The European distributors’ association Eurofer has expressed its concerns over the rising uncertainty and slowing global economic growth. Investment growth slowed in 2018 and rising trade frictions and a no-deal Brexit meanwhile are putting European steel consumption at risk for 2019 says Eurofer director of market analysis Jeroen Vermeij. He was speaking during the EUROMETAL Iberia Steel Net Forum, held in Seville on 22 March and attended by Kallanish.
EUROMETAL foresees nevertheless that the steel demand will be moderately positive during 2019 and 2020.
“Consumption is set to increase 0.5% this year and by a further 1.2% in 2020, but the EU steel trade deficit is still high at 17 million tonnes. EU imports rose by 12.3% year-on-year in 2018 and this is a reason for concern. From every three tonnes of steel arising from the diversion [… of trade] due to the US Section 232 ruling, nearly two tonnes arrive in the European market. Turkey and four other countries represent 65% of total imports in the region,“ Vermeij says. Imports have also continued to be higher in January and February 2019, he adds.

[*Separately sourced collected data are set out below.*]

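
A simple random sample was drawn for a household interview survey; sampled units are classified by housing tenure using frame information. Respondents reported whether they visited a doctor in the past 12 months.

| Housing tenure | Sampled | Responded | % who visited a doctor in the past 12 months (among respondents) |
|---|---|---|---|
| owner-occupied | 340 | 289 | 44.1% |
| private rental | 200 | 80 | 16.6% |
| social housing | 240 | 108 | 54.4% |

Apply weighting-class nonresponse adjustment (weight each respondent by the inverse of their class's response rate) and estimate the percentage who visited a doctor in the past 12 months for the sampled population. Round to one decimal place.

Class response rates: owner-occupied 289/340 = 85%, private rental 80/200 = 40%, social housing 108/240 = 45%.
Inverse-response-rate weighting restores each class to its sampled count, so class totals weight by n_sampled:
  owner-occupied: 340 × 44.1 = 14,994
  private rental: 200 × 16.6 = 3320
  social housing: 240 × 54.4 = 13,056
Adjusted estimate = 31,370 / 780 = 40.2179 → 40.2%.

40.2%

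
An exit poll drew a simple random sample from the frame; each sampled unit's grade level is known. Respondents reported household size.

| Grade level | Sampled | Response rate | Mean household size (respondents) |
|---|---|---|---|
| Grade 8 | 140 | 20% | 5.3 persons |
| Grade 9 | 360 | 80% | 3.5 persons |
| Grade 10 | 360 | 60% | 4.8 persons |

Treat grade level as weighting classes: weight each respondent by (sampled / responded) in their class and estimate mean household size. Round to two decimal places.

Inverse-response-rate weighting restores each class to its sampled count, so class totals weight by n_sampled:
  Grade 8: 140 × 5.3 = 742
  Grade 9: 360 × 3.5 = 1260
  Grade 10: 360 × 4.8 = 1728
Adjusted estimate = 3730 / 860 = 4.33721 → 4.34.

4.34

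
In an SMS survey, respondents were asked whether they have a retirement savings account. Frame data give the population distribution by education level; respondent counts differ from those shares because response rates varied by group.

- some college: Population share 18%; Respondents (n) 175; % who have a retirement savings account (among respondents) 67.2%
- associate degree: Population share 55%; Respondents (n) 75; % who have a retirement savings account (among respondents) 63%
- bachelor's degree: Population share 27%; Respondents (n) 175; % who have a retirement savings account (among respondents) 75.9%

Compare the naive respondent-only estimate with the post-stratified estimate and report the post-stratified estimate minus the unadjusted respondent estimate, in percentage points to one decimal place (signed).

Without adjustment, the pooled respondent share is:
  (175/425)×67.2 + (75/425)×63 + (175/425)×75.9 = 70.0412%
Reweighting by population education level shares:
  0.18×67.2 + 0.55×63 + 0.27×75.9 = 67.239%
Difference = 67.239 − 70.0412 = -2.8022 pp.

-2.8 percentage points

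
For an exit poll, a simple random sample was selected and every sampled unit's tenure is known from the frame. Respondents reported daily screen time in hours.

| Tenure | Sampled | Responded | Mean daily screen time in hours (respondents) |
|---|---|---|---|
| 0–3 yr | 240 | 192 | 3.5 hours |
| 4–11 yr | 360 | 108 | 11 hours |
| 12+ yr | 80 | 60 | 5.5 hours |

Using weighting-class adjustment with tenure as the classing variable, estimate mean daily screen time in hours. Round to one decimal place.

7.7

Class response rates: 0–3 yr 192/240 = 80%, 4–11 yr 108/360 = 30%, 12+ yr 60/80 = 75%.
With weight = n_sampled/n_responded per class, the weighted class total is n_sampled:
  0–3 yr: 240 × 3.5 = 840
  4–11 yr: 360 × 11 = 3960
  12+ yr: 80 × 5.5 = 440
Adjusted estimate = 5240 / 680 = 7.70588 → 7.7.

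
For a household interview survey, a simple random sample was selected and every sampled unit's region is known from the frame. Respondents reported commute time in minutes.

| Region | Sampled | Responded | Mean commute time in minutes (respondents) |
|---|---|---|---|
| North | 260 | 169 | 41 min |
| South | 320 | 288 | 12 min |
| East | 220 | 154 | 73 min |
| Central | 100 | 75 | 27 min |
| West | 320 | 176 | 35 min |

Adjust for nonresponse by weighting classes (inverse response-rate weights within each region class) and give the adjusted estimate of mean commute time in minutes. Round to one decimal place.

36.4

Response rates by class: North 169/260 = 65%, South 288/320 = 90%, East 154/220 = 70%, Central 75/100 = 75%, West 176/320 = 55%.
Each respondent's weight = sampled/responded in their class; summing within a class gives n_sampled, so:
  North: 260 × 41 = 10,660
  South: 320 × 12 = 3840
  East: 220 × 73 = 16,060
  Central: 100 × 27 = 2700
  West: 320 × 35 = 11,200
Adjusted estimate = 44,460 / 1,220 = 36.4426 → 36.4.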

The construction sector is set to be the best-positioned in the coming years. Output is expected to rise by 2.1% in 2019 and by 1.2% in 2020, following 5% growth seen during past year, Eurofer says. The automotive industry has been hit by new WLTP regulations and subsequently saw reduced demand across Europe, weakening the sector’s position in the global market. Eurofer expects vehicle production to increase by 1% in 2019 however and to grow further by 2.4% in 2020.